What are the business-oriented skills that project managers need to stay competitive in today’s world? Jennifer Bridges, PMP, shows you in this video.
Here’s a shot of the whiteboard for your reference!
In Review: Top 3 Business Skills for Project Managers
More companies expect their project managers to invest in developing business skills. Even the Project Management Institute (PMI), has recently redefined the primary skills required for project management certification.
In short: project managers need to learn business skills.
In the video, Jennifer explored the definitions of core skills needed for people leading a project, specifically these new business-focused skills, which help you to align your project to the organization’s strategy.
The three skills that a project manager must add to their toolbox are:
- Business acumen – Understand the language of business, and how to speak and report to the business leaders in the organization. That includes financials, market trends, growth strategy, competition, direction and knowing what’s in the annual reports.
- Strategic planning – It’s the job of the project manager to make sure the project is aligning with the organizational strategy, even if it shifts during your project.
- Finance – Understanding the goals and needs of the finance department will help you tailor reports that support both of your needs. Make sure you understand how to read and add value to financial reports, including income statements, balance sheets and profit & loss statements. You should also have at least a broad understanding of bookkeeping, business models, pricing (as it pertains to your project or product), and if course, reporting and budgets.
You don’t need to be an expert in these disciplines, but you do need to know enough about the needs of other departments and stakeholders to be able to make sure you are seeking alignment and communication across the organization.
Pro-Tip: A pathway to strategic alignment with your organization is to review all the projects, build a framework around them and then set priorities.
Take it further: Understanding business is going to put you as a project manager in a better position to manage. And if you’re looking for more reasons to align with your company’s strategic plans, read contributor Dave Wakeman’s recent article.
Thanks for watching!
Today, we’re talking about the top three business skills for project managers. More and more companies are requiring their project managers to invest in and increase their business skills, learn business acumen, and learn to speak the language of business.
But before we start, we want to review what a skill is, and determine the difference between business skills. We also want to talk about the top three business skills, and why they’re so important.
First of all, let’s look at a skill. A skill is an ability and capacity acquired through deliberate, systematic, and a sustained effort to smoothly and adaptively carry out complex activities and job functions. For project managers, they’re involving ideas, like cognitive skills, like learning to plan, do the planning for the project, and things like the technical skills, building a schedule, building a budget.
Also the people and interpersonal skills, learning to deal with your team and manage the conflict among team members to get things done. More specifically, what a business skill is, is the knowledge or deep expertise of the industry or organization that enhances the performance and better delivers the business outcomes.

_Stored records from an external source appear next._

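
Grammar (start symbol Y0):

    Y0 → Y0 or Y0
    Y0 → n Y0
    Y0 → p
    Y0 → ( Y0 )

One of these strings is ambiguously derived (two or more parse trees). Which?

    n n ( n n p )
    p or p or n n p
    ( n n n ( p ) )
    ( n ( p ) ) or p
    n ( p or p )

p or p or n n p

n n ( n n p ): 1 tree
p or p or n n p: 2 trees
( n n n ( p ) ): 1 tree
( n ( p ) ) or p: 1 tree
n ( p or p ): 1 tree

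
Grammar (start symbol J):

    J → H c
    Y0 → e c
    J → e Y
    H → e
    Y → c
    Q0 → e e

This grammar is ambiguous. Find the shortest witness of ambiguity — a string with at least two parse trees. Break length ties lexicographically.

e c

length 2: e c has 2 parse trees

Two derivations of e c:
  J ⇒ H c ⇒ e c
  J ⇒ e Y ⇒ e c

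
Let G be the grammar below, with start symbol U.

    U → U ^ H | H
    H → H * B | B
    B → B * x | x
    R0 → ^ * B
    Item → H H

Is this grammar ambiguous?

Witness: x * x

Derivation 1: U ⇒ H ⇒ H * B ⇒ B * B ⇒ x * B ⇒ x * x
Derivation 2: U ⇒ H ⇒ B ⇒ B * x ⇒ x * x

Two distinct leftmost derivations for the same string.

Ambiguous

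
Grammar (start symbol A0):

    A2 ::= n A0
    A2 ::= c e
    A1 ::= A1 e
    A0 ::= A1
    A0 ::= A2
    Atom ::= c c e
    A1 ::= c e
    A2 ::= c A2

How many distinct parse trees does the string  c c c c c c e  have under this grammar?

1

Parse trees for c c c c c c e:
  [A0 [A2 c [A2 c [A2 c [A2 c [A2 c [A2 c e]]]]]]]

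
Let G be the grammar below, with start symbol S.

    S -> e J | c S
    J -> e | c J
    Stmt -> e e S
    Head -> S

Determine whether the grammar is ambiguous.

Only S, J are reachable from S; ignoring the rest: The reachable rules are right-linear with at most one rule per (nonterminal, next-terminal) pair. Each input token forces the next rule, so parsing is deterministic.

Unambiguous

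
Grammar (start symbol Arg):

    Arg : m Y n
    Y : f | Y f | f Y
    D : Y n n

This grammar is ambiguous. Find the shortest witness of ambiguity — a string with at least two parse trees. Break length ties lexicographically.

length 3: no string has ≥2 trees
length 4: m f f n has 2 parse trees

Two derivations of m f f n:
  Arg ⇒ m Y n ⇒ m Y f n ⇒ m f f n
  Arg ⇒ m Y n ⇒ m f Y n ⇒ m f f n

m f f n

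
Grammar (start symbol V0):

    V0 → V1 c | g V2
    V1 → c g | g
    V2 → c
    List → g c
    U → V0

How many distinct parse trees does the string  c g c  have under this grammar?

1

Parse trees for c g c:
  [V0 [V1 c g] c]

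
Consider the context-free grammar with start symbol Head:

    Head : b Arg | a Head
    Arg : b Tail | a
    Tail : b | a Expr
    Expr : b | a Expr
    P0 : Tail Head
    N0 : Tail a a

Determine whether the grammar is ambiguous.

(P0, N0 are unreachable from Head, so their rules don't affect L(Head).) Each reachable nonterminal has at most one production per leading terminal, and all productions are right-linear; the derivation is determined token-by-token.

Unambiguous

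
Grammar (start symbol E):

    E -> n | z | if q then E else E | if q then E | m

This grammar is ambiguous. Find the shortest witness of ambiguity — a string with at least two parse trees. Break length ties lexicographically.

length 1: no string has ≥2 trees
length 4: no string has ≥2 trees
length 6: no string has ≥2 trees
length 7: no string has ≥2 trees
length 9: if q then if q then m else m has 2 parse trees

Two derivations of if q then if q then m else m:
  E ⇒ if q then E else E ⇒ if q then if q then E else E ⇒ if q then if q then m else E ⇒ if q then if q then m else m
  E ⇒ if q then E ⇒ if q then if q then E else E ⇒ if q then if q then m else E ⇒ if q then if q then m else m

if q then if q then m else m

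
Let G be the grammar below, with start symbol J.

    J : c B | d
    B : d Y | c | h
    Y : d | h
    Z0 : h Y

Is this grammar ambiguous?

Only J, B, Y are reachable from J; ignoring the rest: The reachable rules are right-linear with at most one rule per (nonterminal, next-terminal) pair. Each input token forces the next rule, so parsing is deterministic.

Unambiguous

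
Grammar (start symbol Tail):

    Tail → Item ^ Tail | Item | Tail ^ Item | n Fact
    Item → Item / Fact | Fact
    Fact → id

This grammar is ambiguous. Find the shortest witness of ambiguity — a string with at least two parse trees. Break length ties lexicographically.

length 1: no string has ≥2 trees
length 2: no string has ≥2 trees
length 3: id ^ id has 2 parse trees

Two derivations of id ^ id:
  Tail ⇒ Item ^ Tail ⇒ Fact ^ Tail ⇒ id ^ Tail ⇒ id ^ Item ⇒ id ^ Fact ⇒ id ^ id
  Tail ⇒ Tail ^ Item ⇒ Item ^ Item ⇒ Fact ^ Item ⇒ id ^ Item ⇒ id ^ Fact ⇒ id ^ id

id ^ id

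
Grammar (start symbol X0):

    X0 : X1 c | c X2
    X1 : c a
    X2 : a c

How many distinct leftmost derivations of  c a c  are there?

Parse trees for c a c:
  [X0 [X1 c a] c]
  [X0 c [X2 a c]]

2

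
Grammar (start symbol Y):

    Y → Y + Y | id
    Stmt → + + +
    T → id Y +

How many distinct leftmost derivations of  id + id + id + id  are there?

Parse trees for id + id + id + id:
  [Y [Y id] + [Y [Y id] + [Y [Y id] + [Y id]]]]
  [Y [Y id] + [Y [Y [Y id] + [Y id]] + [Y id]]]
  [Y [Y [Y id] + [Y id]] + [Y [Y id] + [Y id]]]
  [Y [Y [Y id] + [Y [Y id] + [Y id]]] + [Y id]]
  [Y [Y [Y [Y id] + [Y id]] + [Y id]] + [Y id]]

5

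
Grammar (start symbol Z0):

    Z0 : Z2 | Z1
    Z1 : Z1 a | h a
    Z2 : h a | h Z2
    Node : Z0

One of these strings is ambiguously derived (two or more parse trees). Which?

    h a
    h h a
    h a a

h a: 2 trees
h h a: 1 tree
h a a: 1 tree

h a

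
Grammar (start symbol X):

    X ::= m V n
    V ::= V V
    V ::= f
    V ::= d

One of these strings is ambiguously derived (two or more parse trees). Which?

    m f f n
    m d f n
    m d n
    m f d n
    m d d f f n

m d d f f n

m f f n: 1 tree
m d f n: 1 tree
m d n: 1 tree
m f d n: 1 tree
m d d f f n: 5 trees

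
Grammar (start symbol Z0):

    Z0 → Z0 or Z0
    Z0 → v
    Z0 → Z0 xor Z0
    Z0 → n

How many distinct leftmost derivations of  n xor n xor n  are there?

Parse trees for n xor n xor n:
  [Z0 [Z0 n] xor [Z0 [Z0 n] xor [Z0 n]]]
  [Z0 [Z0 [Z0 n] xor [Z0 n]] xor [Z0 n]]

2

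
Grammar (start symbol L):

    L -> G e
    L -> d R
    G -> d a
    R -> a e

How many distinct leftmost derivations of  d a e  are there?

2

Parse trees for d a e:
  [L [G d a] e]
  [L d [R a e]]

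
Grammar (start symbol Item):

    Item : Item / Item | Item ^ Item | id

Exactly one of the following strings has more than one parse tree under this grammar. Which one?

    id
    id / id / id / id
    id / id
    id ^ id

id / id / id / id

id: 1 tree
id / id / id / id: 5 trees
id / id: 1 tree
id ^ id: 1 tree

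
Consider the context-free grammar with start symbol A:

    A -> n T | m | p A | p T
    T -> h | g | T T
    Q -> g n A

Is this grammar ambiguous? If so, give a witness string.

Witness: n g g g

Derivation 1: A ⇒ n T ⇒ n T T ⇒ n g T ⇒ n g T T ⇒ n g g T ⇒ n g g g
Derivation 2: A ⇒ n T ⇒ n T T ⇒ n T T T ⇒ n g T T ⇒ n g g T ⇒ n g g g

Two distinct leftmost derivations for the same string.

Ambiguous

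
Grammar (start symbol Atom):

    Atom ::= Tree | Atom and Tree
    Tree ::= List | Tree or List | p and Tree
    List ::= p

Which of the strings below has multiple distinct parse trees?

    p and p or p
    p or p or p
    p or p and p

p and p or p

p and p or p: 3 trees
p or p or p: 1 tree
p or p and p: 1 tree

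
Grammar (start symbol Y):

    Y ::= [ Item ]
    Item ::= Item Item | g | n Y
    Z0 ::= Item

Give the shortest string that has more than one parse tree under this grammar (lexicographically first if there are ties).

length 3: no string has ≥2 trees
length 4: no string has ≥2 trees
length 5: [ g g g ] has 2 parse trees

Two derivations of [ g g g ]:
  Y ⇒ [ Item ] ⇒ [ Item Item ] ⇒ [ Item Item Item ] ⇒ [ g Item Item ] ⇒ [ g g Item ] ⇒ [ g g g ]
  Y ⇒ [ Item ] ⇒ [ Item Item ] ⇒ [ g Item ] ⇒ [ g Item Item ] ⇒ [ g g Item ] ⇒ [ g g g ]

[ g g g ]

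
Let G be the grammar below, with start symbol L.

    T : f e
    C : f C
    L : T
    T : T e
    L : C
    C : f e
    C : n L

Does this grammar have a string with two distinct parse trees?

Ambiguous

Witness: f e

Derivation 1: L ⇒ T ⇒ f e
Derivation 2: L ⇒ C ⇒ f e

Two distinct leftmost derivations for the same string.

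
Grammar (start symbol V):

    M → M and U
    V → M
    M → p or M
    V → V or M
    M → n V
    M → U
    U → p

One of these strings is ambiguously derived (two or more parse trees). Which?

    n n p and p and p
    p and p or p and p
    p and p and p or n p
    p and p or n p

n n p and p and p

n n p and p and p: 6 trees
p and p or p and p: 1 tree
p and p and p or n p: 1 tree
p and p or n p: 1 tree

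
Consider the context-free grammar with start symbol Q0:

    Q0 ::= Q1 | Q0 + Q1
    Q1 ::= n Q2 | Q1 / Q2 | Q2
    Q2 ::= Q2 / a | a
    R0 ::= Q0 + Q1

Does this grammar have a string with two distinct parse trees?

Ambiguous

Witness: a / a

Derivation 1: Q0 ⇒ Q1 ⇒ Q1 / Q2 ⇒ Q2 / Q2 ⇒ a / Q2 ⇒ a / a
Derivation 2: Q0 ⇒ Q1 ⇒ Q2 ⇒ Q2 / a ⇒ a / a

Two distinct leftmost derivations for the same string.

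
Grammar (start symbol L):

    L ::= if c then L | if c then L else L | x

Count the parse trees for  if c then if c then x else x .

2

Parse trees for if c then if c then x else x:
  [L if c then [L if c then [L x] else [L x]]]
  [L if c then [L if c then [L x]] else [L x]]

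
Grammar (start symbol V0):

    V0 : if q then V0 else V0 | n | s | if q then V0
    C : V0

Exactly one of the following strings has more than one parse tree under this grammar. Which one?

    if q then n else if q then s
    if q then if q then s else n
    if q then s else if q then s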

So that allows the project manager to align their project with the business strategy, and the ability to connect the dots. More specifically, the top three business skills that are helpful for project managers that our companies are looking for, again, are business acumen, strategic planning, and finance.
Business acumen means the language of business, understanding and being able to speak about financials, understanding the market trends, and the growth strategy of the company. Learning more about competition and the direction of the company, and being able to understand and interpret the annual reports. Truly, being able to speak and report in these terms.
The strategic planning has to do with aligning the project to the organization or corporate business strategy. The finance is more about the financial reports, the income statements, the balance sheets, and the profit and loss statements, which drive certain decisions for projects. Knowing bookkeeping and how important that is, and how that feeds the data into these reports, and why it’s important for that to be accurate.
Understanding the business models of the company and the pricing, and how market trends or world events can impact that. And then reporting, understanding the estimates, and why they’re so important to be accurate, the actuals, and variances, and budgets.
So understanding these business terms and having these top three business skills, again, provides the ability to connect the dots between your project in your organization. And why this is so important is, it provides better communication between you as the project manager and your stakeholders, and also provide a clear picture of where we are and where we’re going, and why certain decisions by the company are made. And also allow you to be able to anticipate the needs.